As one of only two Senators voting against a "Pre-K" preschool public teaching initiative, "I said, 'is this going to be a statewide initiative?'" Burchett recalled. "And they said, 'absolutely not, we're just doing it in these trial areas.' Of course, what did we do this year? It's a statewide initiative."
Referring to his constituents, "Those people can raise their own dad-gum kids, government doesn't need to be in the business of raising kids," Burchett said. "One of my Senators from Blount County is always fond of saying, 'Pre-K programs, outside of teaching them advanced potty training and crayon coloration, with Pre-K that's pretty much what it is, just a babysitting service.'"
On the other hand, Burchett said concerning church-based care, "We've demonized them and drove them out of business.
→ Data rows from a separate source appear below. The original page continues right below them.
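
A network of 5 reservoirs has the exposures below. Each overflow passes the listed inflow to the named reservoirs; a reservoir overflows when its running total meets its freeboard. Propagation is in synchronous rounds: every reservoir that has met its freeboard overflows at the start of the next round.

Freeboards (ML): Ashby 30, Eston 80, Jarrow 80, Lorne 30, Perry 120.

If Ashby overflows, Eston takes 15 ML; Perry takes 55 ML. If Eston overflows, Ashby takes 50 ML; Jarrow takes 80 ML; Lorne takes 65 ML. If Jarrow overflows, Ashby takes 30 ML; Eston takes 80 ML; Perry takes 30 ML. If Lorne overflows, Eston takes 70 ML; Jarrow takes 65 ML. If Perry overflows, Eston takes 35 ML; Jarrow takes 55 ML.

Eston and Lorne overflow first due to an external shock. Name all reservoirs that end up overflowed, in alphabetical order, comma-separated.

Ashby, Eston, Jarrow, Lorne

Round 1 — Eston, Lorne overflow (initial).
  Ashby: +50 → 50 ≥ 30
  Jarrow: +80+65 → 145 ≥ 80
Round 2 — Ashby, Jarrow overflow.
  Perry: +55+30 → 85 < 120
No further overflows.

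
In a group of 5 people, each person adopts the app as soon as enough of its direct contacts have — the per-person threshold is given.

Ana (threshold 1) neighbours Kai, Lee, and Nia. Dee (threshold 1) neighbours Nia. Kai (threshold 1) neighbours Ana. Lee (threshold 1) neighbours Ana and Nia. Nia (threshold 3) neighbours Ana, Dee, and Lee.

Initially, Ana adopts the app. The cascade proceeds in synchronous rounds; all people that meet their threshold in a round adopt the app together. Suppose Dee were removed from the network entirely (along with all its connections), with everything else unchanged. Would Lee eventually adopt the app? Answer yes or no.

yes

With Dee removed:
Round 1 — Ana adopts the app (initial).
Round 2 — checking thresholds:
  Kai: 1 of 1 neighbours ≥ 1, adopts the app.
  Lee: 1 of 2 neighbours ≥ 1, adopts the app.
  Nia: 1 of 2 neighbours < 3, holds.
Round 3 — no new adoptions; cascade stops.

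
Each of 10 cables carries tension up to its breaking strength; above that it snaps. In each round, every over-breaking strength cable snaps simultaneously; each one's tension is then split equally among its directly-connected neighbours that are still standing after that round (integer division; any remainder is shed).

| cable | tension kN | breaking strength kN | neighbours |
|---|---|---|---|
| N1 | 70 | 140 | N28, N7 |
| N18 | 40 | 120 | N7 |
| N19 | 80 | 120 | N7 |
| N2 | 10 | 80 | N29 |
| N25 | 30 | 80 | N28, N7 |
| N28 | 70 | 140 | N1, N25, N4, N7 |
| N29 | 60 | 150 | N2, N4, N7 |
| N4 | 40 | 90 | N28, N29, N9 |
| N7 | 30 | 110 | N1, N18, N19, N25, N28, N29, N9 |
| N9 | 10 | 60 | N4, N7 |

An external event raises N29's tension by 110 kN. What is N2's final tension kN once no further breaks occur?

66

Round 1 — N29 at 170 > 150. N29 snaps.
  N29 sheds 170 kN to N2, N4, N7: 56 each (2 lost).
    N2: 10+56 = 66 ≤ 80
    N4: 40+56 = 96 > 90
    N7: 30+56 = 86 ≤ 110
Round 2 — N4 snaps.
  N4 sheds 96 kN to N28, N9: 48 each.
    N28: 70+48 = 118 ≤ 140
    N9: 10+48 = 58 ≤ 60
No further breaks.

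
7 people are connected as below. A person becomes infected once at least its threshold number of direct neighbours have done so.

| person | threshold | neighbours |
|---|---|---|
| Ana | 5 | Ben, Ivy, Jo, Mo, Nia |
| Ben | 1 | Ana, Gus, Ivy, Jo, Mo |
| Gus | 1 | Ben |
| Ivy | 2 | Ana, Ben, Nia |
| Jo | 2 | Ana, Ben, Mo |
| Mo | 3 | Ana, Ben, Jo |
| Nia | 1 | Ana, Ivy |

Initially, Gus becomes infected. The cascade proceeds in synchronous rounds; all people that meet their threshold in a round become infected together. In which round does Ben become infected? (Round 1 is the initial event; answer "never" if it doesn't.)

Round 1 — Gus becomes infected (initial).
Round 2 — checking thresholds:
  Ben: 1 of 5 neighbours ≥ 1, becomes infected.
Round 3 — no new infections; cascade stops.

2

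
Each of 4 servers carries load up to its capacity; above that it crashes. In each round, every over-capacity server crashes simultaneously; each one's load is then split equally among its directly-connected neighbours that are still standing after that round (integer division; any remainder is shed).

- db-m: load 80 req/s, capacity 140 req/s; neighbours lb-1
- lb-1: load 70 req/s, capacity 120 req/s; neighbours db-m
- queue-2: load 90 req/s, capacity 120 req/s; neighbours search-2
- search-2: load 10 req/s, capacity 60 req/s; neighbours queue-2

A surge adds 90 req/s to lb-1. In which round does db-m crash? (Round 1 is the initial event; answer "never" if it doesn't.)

2

Round 1 — lb-1 at 160 > 120. lb-1 crashes.
  lb-1 sheds 160 req/s to db-m: 160 each.
    db-m: 80+160 = 240 > 140
Round 2 — db-m crashes.
  db-m sheds 240 req/s: no online neighbours, lost.
No further crashes.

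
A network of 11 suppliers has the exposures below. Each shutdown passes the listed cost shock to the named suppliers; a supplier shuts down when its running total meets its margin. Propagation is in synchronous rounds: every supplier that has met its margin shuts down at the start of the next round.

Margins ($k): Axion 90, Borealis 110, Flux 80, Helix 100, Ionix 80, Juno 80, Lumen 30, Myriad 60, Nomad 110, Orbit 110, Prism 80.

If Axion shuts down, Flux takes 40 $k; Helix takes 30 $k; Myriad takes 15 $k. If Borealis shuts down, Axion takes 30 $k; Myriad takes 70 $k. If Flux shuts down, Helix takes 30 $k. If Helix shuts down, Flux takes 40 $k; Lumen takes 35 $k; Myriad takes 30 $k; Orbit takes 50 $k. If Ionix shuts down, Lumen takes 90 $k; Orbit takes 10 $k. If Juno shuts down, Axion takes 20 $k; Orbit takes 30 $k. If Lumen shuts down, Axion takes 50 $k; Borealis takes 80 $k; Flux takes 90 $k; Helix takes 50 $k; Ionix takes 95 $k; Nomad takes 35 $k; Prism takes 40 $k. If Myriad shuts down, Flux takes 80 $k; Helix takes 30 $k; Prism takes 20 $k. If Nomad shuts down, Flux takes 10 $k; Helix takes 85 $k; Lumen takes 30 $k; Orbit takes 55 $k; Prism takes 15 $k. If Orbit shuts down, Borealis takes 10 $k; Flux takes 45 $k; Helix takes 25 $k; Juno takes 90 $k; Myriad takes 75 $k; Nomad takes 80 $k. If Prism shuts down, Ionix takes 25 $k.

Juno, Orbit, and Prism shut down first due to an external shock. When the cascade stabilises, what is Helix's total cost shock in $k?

Round 1 — Juno, Orbit, Prism shut down (initial).
  Axion: +20 → 20 < 90
  Borealis: +10 → 10 < 110
  Flux: +45 → 45 < 80
  Helix: +25 → 25 < 100
  Ionix: +25 → 25 < 80
  Myriad: +75 → 75 ≥ 60
  Nomad: +80 → 80 < 110
Round 2 — Myriad shuts down.
  Flux: +80 → 125 ≥ 80
  Helix: +30 → 55 < 100
Round 3 — Flux shuts down.
  Helix: +30 → 85 < 100
No further shutdowns.

85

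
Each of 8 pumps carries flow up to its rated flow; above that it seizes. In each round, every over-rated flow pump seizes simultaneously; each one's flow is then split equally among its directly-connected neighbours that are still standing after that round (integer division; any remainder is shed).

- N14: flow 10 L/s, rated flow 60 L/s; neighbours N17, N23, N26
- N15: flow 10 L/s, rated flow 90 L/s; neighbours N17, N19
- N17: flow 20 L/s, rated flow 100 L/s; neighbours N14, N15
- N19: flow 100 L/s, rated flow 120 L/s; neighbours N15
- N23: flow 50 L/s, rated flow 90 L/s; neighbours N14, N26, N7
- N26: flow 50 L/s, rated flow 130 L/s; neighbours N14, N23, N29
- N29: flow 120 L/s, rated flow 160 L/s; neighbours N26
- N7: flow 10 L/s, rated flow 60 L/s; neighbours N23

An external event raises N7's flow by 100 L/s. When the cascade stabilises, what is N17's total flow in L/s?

65

Round 1 — N7 at 110 > 60. N7 seizes.
  N7 sheds 110 L/s to N23: 110 each.
    N23: 50+110 = 160 > 90
Round 2 — N23 seizes.
  N23 sheds 160 L/s to N14, N26: 80 each.
    N14: 10+80 = 90 > 60
    N26: 50+80 = 130 ≤ 130
Round 3 — N14 seizes.
  N14 sheds 90 L/s to N17, N26: 45 each.
    N17: 20+45 = 65 ≤ 100
    N26: 130+45 = 175 > 130
Round 4 — N26 seizes.
  N26 sheds 175 L/s to N29: 175 each.
    N29: 120+175 = 295 > 160
Round 5 — N29 seizes.
  N29 sheds 295 L/s: no online neighbours, lost.
No further seizures.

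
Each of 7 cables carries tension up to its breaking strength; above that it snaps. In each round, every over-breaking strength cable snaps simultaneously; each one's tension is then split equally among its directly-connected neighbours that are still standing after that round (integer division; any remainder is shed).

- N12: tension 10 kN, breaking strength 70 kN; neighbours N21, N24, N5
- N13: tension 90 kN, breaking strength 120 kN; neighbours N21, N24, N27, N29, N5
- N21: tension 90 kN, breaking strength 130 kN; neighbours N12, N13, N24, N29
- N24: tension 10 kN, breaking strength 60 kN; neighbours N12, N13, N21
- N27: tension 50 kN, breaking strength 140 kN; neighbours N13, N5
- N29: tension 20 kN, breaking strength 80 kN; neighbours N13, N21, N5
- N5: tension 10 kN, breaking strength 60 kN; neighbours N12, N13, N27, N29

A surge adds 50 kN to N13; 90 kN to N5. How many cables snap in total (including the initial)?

6

Round 1 — N13 at 140 > 120; N5 at 100 > 60. N13, N5 snap.
  N13 sheds 140 kN to N21, N24, N27, N29: 35 each.
    N21: 90+35 = 125 ≤ 130
    N24: 10+35 = 45 ≤ 60
    N27: 50+35 = 85 ≤ 140
    N29: 20+35 = 55 ≤ 80
  N5 sheds 100 kN to N12, N27, N29: 33 each (1 lost).
    N12: 10+33 = 43 ≤ 70
    N27: 85+33 = 118 ≤ 140
    N29: 55+33 = 88 > 80
Round 2 — N29 snaps.
  N29 sheds 88 kN to N21: 88 each.
    N21: 125+88 = 213 > 130
Round 3 — N21 snaps.
  N21 sheds 213 kN to N12, N24: 106 each (1 lost).
    N12: 43+106 = 149 > 70
    N24: 45+106 = 151 > 60
Round 4 — N12, N24 snap.
  N12 sheds 149 kN: no online neighbours, lost.
  N24 sheds 151 kN: no online neighbours, lost.
No further breaks.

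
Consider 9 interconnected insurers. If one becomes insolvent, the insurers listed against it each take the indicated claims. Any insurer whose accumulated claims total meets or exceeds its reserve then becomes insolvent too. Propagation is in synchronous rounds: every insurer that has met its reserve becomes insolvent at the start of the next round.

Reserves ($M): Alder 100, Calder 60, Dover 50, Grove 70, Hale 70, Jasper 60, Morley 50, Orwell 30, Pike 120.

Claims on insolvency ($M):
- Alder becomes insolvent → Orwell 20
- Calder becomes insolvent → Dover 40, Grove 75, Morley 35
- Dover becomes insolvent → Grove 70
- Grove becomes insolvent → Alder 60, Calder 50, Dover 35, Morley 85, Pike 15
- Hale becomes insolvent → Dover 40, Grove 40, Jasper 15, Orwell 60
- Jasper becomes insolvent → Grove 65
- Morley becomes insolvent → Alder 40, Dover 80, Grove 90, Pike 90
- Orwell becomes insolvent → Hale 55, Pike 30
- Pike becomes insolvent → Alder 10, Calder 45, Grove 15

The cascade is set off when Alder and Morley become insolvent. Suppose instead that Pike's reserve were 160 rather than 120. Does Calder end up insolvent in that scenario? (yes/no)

With Pike's reserve at 160:
Round 1 — Alder, Morley become insolvent (initial).
  Dover: +80 → 80 ≥ 50
  Grove: +90 → 90 ≥ 70
  Orwell: +20 → 20 < 30
  Pike: +90 → 90 < 160
Round 2 — Dover, Grove become insolvent.
  Calder: +50 → 50 < 60
  Pike: +15 → 105 < 160
No further insolvencies.

no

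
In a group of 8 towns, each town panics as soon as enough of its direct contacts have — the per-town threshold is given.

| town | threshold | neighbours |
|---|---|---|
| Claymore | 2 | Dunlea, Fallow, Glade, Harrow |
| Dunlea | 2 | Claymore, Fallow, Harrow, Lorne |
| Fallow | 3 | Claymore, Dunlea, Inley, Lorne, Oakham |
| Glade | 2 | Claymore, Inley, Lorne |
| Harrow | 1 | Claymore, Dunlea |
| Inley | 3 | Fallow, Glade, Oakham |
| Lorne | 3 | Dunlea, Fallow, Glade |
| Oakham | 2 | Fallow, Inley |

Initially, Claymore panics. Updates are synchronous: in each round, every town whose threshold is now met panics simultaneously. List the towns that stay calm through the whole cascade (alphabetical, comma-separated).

Round 1 — Claymore panics (initial).
Round 2 — checking thresholds:
  Dunlea: 1 of 4 neighbours < 2, below threshold.
  Fallow: 1 of 5 neighbours < 3, below threshold.
  Glade: 1 of 3 neighbours < 2, below threshold.
  Harrow: 1 of 2 neighbours ≥ 1, panics.
Round 3 — checking thresholds:
  Dunlea: 2 of 4 neighbours ≥ 2, panics.
  Fallow: 1 of 5 neighbours < 3, below threshold.
  Glade: 1 of 3 neighbours < 2, below threshold.
Round 4 — no new panics; cascade stops.

Fallow, Glade, Inley, Lorne, Oakham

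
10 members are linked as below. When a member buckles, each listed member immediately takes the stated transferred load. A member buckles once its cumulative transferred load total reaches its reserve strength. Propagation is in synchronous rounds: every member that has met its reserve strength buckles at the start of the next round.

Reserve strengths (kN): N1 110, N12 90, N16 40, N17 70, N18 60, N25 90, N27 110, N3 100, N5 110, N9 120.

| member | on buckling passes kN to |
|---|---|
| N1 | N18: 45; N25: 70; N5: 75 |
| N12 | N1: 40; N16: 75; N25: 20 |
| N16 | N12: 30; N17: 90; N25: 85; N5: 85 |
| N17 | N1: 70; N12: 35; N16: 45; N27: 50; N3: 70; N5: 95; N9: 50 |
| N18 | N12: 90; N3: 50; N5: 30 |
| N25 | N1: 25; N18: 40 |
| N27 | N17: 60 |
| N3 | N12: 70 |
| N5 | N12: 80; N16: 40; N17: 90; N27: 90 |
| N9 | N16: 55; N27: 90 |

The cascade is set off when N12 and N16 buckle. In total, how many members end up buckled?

Round 1 — N12, N16 buckle (initial).
  N1: +40 → 40 < 110
  N17: +90 → 90 ≥ 70
  N25: +20+85 → 105 ≥ 90
  N5: +85 → 85 < 110
Round 2 — N17, N25 buckle.
  N1: +70+25 → 135 ≥ 110
  N18: +40 → 40 < 60
  N27: +50 → 50 < 110
  N3: +70 → 70 < 100
  N5: +95 → 180 ≥ 110
  N9: +50 → 50 < 120
Round 3 — N1, N5 buckle.
  N18: +45 → 85 ≥ 60
  N27: +90 → 140 ≥ 110
Round 4 — N18, N27 buckle.
  N3: +50 → 120 ≥ 100
Round 5 — N3 buckles.
No further bucklings.

9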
And now who's in the business of raising our kids? The government is, and that's a scary thought."
Burchett discussed government preservation of "several thousand acres up on the Cumberland Plateau, which, on the surface sounds like a great idea … everybody says we need to preserve that for our grandkids and all this. I made a statement, I said, 'What's wrong with people coming in and buying this property … five acres and putting a nice house on it and paying taxes?'
"I got the ugliest e-mails … saying, 'what are you talking about?" Burchett added. "'This is American, we need to preserve this.' Congressman Duncan is always good to point out that over half of our property is now owned by the city, county or state government.
"We don't end up paying taxes on it. … I think it's a very slippery slope. It doesn't work in Cuba, it doesn't work in China, and it sure as heck doesn't work in Tennessee."